この飢饉や、疫病、水害などの原因を陰陽師に占わせたところ、早良親王の祟りによるものということが判明したので、桓武天皇はたった10年で、遷都を決意しました。
こうして、風水に基づいた四神相応の考えを取り入れ、長岡京の北東10kmの場所にある山城国(現在の京都市)に遷都されました。
遷都する際、桓武天皇は将軍塚から京都市街を見渡し、山や川が美しく交通や水運の便が良いところだ。
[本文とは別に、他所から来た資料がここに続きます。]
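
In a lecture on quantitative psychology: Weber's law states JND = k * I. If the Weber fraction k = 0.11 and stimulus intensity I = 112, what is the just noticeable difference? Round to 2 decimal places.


JND = k * I
JND = 0.11 * 112
= 12.32


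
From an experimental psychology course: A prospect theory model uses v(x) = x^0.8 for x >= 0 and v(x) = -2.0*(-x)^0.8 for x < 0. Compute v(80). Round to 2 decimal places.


Since x = 80 >= 0, use v(x) = x^0.8
80^0.8 = 33.3021
v(80) = 33.30


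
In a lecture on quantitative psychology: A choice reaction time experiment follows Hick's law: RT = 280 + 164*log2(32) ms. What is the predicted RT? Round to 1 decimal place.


RT = 280 + 164 * log2(32)
log2(32) = 5.0
RT = 280 + 164 * 5.0
= 280 + 820.0
= 1100.0 ms


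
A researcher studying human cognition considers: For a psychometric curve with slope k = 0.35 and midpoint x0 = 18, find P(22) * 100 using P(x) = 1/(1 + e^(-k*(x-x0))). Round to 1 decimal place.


P(x) = 1/(1 + e^(-0.35*(22 - 18)))
Exponent = -0.35 * 4 = -1.4
e^(-1.4) = 0.246597
P = 1/(1 + 0.246597) = 0.802184
Percentage = 80.2


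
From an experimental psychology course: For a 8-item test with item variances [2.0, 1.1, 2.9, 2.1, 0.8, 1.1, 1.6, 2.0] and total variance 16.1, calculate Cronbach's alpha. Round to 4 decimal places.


alpha = (k/(k-1)) * (1 - sum(s_i^2)/s_total^2)
sum(item variances) = 13.6
k/(k-1) = 8/7 = 1.142857
1 - 13.6/16.1 = 1 - 0.84472 = 0.15528
alpha = 1.142857 * 0.15528
= 0.1775


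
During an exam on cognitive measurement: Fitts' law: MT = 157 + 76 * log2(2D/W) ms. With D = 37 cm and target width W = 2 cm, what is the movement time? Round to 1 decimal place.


MT = 157 + 76 * log2(2*37/2)
2D/W = 37.0
log2(37.0) = 5.2095
MT = 157 + 76 * 5.2095
= 552.9 ms


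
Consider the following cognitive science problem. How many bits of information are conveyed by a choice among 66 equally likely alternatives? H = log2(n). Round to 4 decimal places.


H = log2(n)
H = log2(66)
= 6.0444


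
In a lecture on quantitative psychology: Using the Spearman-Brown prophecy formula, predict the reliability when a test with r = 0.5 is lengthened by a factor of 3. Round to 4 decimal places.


r_new = n*r / (1 + (n-1)*r)
Numerator = 3 * 0.5 = 1.5
Denominator = 1 + 2 * 0.5 = 2.0
r_new = 1.5 / 2.0
= 0.7500


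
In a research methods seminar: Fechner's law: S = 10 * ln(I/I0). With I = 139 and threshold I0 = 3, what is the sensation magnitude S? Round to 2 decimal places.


S = 10 * ln(139/3)
I/I0 = 46.333333
ln(46.333333) = 3.8359
S = 10 * 3.8359
= 38.36


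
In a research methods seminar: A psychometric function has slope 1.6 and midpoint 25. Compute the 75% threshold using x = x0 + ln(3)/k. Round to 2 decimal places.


At P = 0.75: 0.75 = 1/(1 + e^(-k*(x-x0)))
Solving: e^(-k*(x-x0)) = 1/3
x = x0 + ln(3)/k
ln(3) = 1.0986
x = 25 + 1.0986/1.6
= 25 + 0.6866
= 25.69


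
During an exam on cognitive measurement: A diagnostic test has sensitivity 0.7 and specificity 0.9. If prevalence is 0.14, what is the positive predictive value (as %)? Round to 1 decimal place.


PPV = (sens * prev) / (sens * prev + (1-spec) * (1-prev))
Numerator = 0.7 * 0.14 = 0.098
P(positive and no disease) = (1 - spec) * (1 - prev) = (1 - 0.9) * (1 - 0.14) = 0.086
Denominator = 0.098 + 0.086 = 0.184
PPV = 0.098 / 0.184 = 0.532609
As percentage = 53.3


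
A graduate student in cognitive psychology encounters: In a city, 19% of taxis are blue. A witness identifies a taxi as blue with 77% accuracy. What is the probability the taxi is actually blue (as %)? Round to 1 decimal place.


P(blue | says blue) = P(says blue | blue)*P(blue) / [P(says blue | blue)*P(blue) + P(says blue | not blue)*P(not blue)]
Numerator = 0.77 * 0.19 = 0.1463
False identification = 0.23 * 0.81 = 0.1863
P = 0.1463 / (0.1463 + 0.1863)
= 0.1463 / 0.3326
As percentage = 44.0


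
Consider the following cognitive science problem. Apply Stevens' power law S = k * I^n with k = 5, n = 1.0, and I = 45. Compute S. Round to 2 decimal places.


S = 5 * 45^1.0
45^1.0 = 45.0
S = 5 * 45.0
= 225.00


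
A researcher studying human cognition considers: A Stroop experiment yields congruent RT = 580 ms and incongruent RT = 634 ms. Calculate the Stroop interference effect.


Stroop effect = RT(incongruent) - RT(congruent)
= 634 - 580
= 54 ms


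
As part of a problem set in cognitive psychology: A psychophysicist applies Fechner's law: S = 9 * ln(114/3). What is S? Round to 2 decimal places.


S = 9 * ln(114/3)
I/I0 = 38.0
ln(38.0) = 3.6376
S = 9 * 3.6376
= 32.74


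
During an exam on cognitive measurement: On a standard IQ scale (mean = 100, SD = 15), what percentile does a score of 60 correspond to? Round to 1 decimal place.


z = (IQ - mean) / SD
z = (60 - 100) / 15 = -2.6667
Percentile = Phi(-2.6667) * 100
Phi(-2.6667) = 0.00383
= 0.4


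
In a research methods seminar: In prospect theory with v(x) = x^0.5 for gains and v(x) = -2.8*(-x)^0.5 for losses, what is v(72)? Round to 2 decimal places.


Since x = 72 >= 0, use v(x) = x^0.5
72^0.5 = 8.4853
v(72) = 8.49


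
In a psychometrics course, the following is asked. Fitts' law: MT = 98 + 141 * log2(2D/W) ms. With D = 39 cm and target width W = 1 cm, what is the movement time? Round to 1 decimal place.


MT = 98 + 141 * log2(2*39/1)
2D/W = 78.0
log2(78.0) = 6.2854
MT = 98 + 141 * 6.2854
= 984.2 ms


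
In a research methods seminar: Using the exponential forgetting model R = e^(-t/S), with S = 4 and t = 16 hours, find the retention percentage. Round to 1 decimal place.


R = e^(-t/S)
-t/S = -16/4 = -4.0
R = e^(-4.0) = 0.018316
Percentage = 0.018316 * 100
= 1.8


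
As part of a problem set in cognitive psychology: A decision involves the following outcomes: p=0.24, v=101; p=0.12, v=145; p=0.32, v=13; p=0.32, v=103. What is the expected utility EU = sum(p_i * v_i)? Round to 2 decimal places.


EU = sum(p_i * v_i)
0.24 * 101 = 24.24
0.12 * 145 = 17.4
0.32 * 13 = 4.16
0.32 * 103 = 32.96
EU = 24.24 + 17.4 + 4.16 + 32.96
= 78.76


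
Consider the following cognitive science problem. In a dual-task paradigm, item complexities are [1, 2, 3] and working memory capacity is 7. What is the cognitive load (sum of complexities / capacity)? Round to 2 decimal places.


Total complexity = 1 + 2 + 3 = 6
Load = total / capacity = 6 / 7
= 0.86


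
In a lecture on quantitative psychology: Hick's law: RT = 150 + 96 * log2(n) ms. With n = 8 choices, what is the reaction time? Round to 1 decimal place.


RT = 150 + 96 * log2(8)
log2(8) = 3.0
RT = 150 + 96 * 3.0
= 150 + 288.0
= 438.0 ms


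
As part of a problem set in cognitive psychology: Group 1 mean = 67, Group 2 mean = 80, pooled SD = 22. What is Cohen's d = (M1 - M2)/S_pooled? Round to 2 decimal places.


Cohen's d = (M1 - M2) / S_pooled
= (67 - 80) / 22
= -13 / 22
= -0.59


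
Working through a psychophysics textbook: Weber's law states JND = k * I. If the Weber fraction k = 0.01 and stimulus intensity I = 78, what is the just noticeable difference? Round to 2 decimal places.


JND = k * I
JND = 0.01 * 78
= 0.78


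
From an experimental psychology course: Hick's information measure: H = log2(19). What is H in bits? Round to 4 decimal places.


H = log2(n)
H = log2(19)
= 4.2479


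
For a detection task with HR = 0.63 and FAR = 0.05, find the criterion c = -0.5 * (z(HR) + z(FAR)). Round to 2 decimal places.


c = -0.5 * (z(HR) + z(FAR))
z(0.63) = 0.3319
z(0.05) = -1.6449
c = -0.5 * (0.3319 + -1.6449)
= -0.5 * -1.313
= 0.66


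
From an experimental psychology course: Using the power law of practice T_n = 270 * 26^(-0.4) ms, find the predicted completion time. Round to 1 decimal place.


T_n = 270 * 26^(-0.4)
26^(-0.4) = 0.271651
T_n = 270 * 0.271651
= 73.3 ms


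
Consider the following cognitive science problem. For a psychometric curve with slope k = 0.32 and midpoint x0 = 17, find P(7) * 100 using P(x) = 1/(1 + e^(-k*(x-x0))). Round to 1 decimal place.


P(x) = 1/(1 + e^(-0.32*(7 - 17)))
Exponent = -0.32 * -10 = 3.2
e^(3.2) = 24.53253
P = 1/(1 + 24.53253) = 0.039166
Percentage = 3.9


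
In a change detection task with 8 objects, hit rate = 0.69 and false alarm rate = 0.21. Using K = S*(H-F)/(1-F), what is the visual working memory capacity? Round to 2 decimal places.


K = S * (H - F) / (1 - F)
H - F = 0.48
1 - F = 0.79
K = 8 * 0.48 / 0.79
= 4.86


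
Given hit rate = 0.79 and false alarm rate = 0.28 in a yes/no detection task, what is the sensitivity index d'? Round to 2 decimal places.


d' = z(HR) - z(FAR)
z(0.79) = 0.8064
z(0.28) = -0.5828
d' = 0.8064 - -0.5828
= 1.39


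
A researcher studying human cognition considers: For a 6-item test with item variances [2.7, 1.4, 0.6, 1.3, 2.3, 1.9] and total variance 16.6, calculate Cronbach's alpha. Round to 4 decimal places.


alpha = (k/(k-1)) * (1 - sum(s_i^2)/s_total^2)
sum(item variances) = 10.2
k/(k-1) = 6/5 = 1.2
1 - 10.2/16.6 = 1 - 0.614458 = 0.385542
alpha = 1.2 * 0.385542
= 0.4627


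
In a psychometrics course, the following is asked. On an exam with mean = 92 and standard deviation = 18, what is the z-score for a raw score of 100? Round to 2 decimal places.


z = (X - mu) / sigma
= (100 - 92) / 18
= 8 / 18
= 0.44


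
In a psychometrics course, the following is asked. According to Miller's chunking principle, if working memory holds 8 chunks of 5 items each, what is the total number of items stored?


Total items = chunks * items_per_chunk
= 8 * 5
= 40


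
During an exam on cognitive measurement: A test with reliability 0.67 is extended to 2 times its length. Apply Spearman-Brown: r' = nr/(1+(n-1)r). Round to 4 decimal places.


r_new = n*r / (1 + (n-1)*r)
Numerator = 2 * 0.67 = 1.34
Denominator = 1 + 1 * 0.67 = 1.67
r_new = 1.34 / 1.67
= 0.8024


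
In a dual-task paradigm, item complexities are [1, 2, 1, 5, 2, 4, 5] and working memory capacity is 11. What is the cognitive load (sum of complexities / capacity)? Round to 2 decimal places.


Total complexity = 1 + 2 + 1 + 5 + 2 + 4 + 5 = 20
Load = total / capacity = 20 / 11
= 1.82


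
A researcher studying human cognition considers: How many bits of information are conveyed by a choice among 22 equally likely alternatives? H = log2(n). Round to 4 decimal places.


H = log2(n)
H = log2(22)
= 4.4594


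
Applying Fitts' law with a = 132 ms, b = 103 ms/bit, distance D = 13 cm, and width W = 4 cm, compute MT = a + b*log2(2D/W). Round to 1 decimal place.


MT = 132 + 103 * log2(2*13/4)
2D/W = 6.5
log2(6.5) = 2.7004
MT = 132 + 103 * 2.7004
= 410.1 ms


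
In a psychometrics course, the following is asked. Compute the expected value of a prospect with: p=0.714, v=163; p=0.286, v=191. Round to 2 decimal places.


EU = sum(p_i * v_i)
0.714 * 163 = 116.382
0.286 * 191 = 54.626
EU = 116.382 + 54.626
= 171.01


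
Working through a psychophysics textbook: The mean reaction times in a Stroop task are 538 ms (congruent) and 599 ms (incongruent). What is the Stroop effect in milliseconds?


Stroop effect = RT(incongruent) - RT(congruent)
= 599 - 538
= 61 ms


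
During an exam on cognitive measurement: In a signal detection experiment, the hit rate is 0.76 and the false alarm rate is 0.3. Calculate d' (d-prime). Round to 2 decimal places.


d' = z(HR) - z(FAR)
z(0.76) = 0.7063
z(0.3) = -0.5244
d' = 0.7063 - -0.5244
= 1.23


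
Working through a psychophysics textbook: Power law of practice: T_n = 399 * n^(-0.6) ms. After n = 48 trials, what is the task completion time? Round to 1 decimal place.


T_n = 399 * 48^(-0.6)
48^(-0.6) = 0.098007
T_n = 399 * 0.098007
= 39.1 ms


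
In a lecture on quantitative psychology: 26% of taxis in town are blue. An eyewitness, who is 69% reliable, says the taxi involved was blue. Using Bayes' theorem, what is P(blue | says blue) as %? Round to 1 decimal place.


P(blue | says blue) = P(says blue | blue)*P(blue) / [P(says blue | blue)*P(blue) + P(says blue | not blue)*P(not blue)]
Numerator = 0.69 * 0.26 = 0.1794
False identification = 0.31 * 0.74 = 0.2294
P = 0.1794 / (0.1794 + 0.2294)
= 0.1794 / 0.4088
As percentage = 43.9


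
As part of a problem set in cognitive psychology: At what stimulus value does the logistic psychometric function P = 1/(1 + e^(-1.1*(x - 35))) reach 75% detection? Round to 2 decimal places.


At P = 0.75: 0.75 = 1/(1 + e^(-k*(x-x0)))
Solving: e^(-k*(x-x0)) = 1/3
x = x0 + ln(3)/k
ln(3) = 1.0986
x = 35 + 1.0986/1.1
= 35 + 0.9987
= 36.00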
と述べたとされています。
遷都後
延暦25年(806)に桓武天皇が亡くなると、弘仁元年(810)亡き桓武天皇の皇位を巡って平城上皇と嵯峨天皇とが対立を起こします。
桓武天皇の後を継いだのは息子の平城天皇でした。
しかし、平城天皇は病に倒れ、病の原因は叔父・早良親王の祟りだ、と考えると神野親王に譲位します。
平城天皇から譲位された神野親王は嵯峨天皇と呼ばれました。
平城上皇は天皇の位を譲ると、旧都であった平城京へと移り住みます。
しかし旧都に移った平城上皇は嵯峨天皇と対立関係となってしまいました。
こうして大同5年(810)平城上皇は平安京を廃して再び平城京へと遷都する詔勅を出します。
しかし、平城京への遷都は嵯峨天皇によって阻止されることとなり、平城上皇は仏門に入ることとなりました。
平城京との違い
平安京と平城京は名前が似ているためよく間違えられます。
平城京は、和銅3年(710)3月10日に元明天皇によって藤原京から遷都された都で、現在の奈良県奈良市及び大和郡山市近辺にあったとされています。
長岡京から平安京へと遷都された際、この場所は南都と呼ばれました。
唐にあった長安城、北魏洛陽城などをモデルとし建造されたとされています。
今ではこの都の事を平城京と呼びますが、当時は奈良京と呼ばれていました。
最後に
平安京で整備された道の名前は現代の京都においても、その名前が受け継がれました。
しかし、平安京で整備された碁盤の目状の街区は応仁の乱や多くの戦によって市街のほとんどが焼失してしまったため、現在見ることはできません。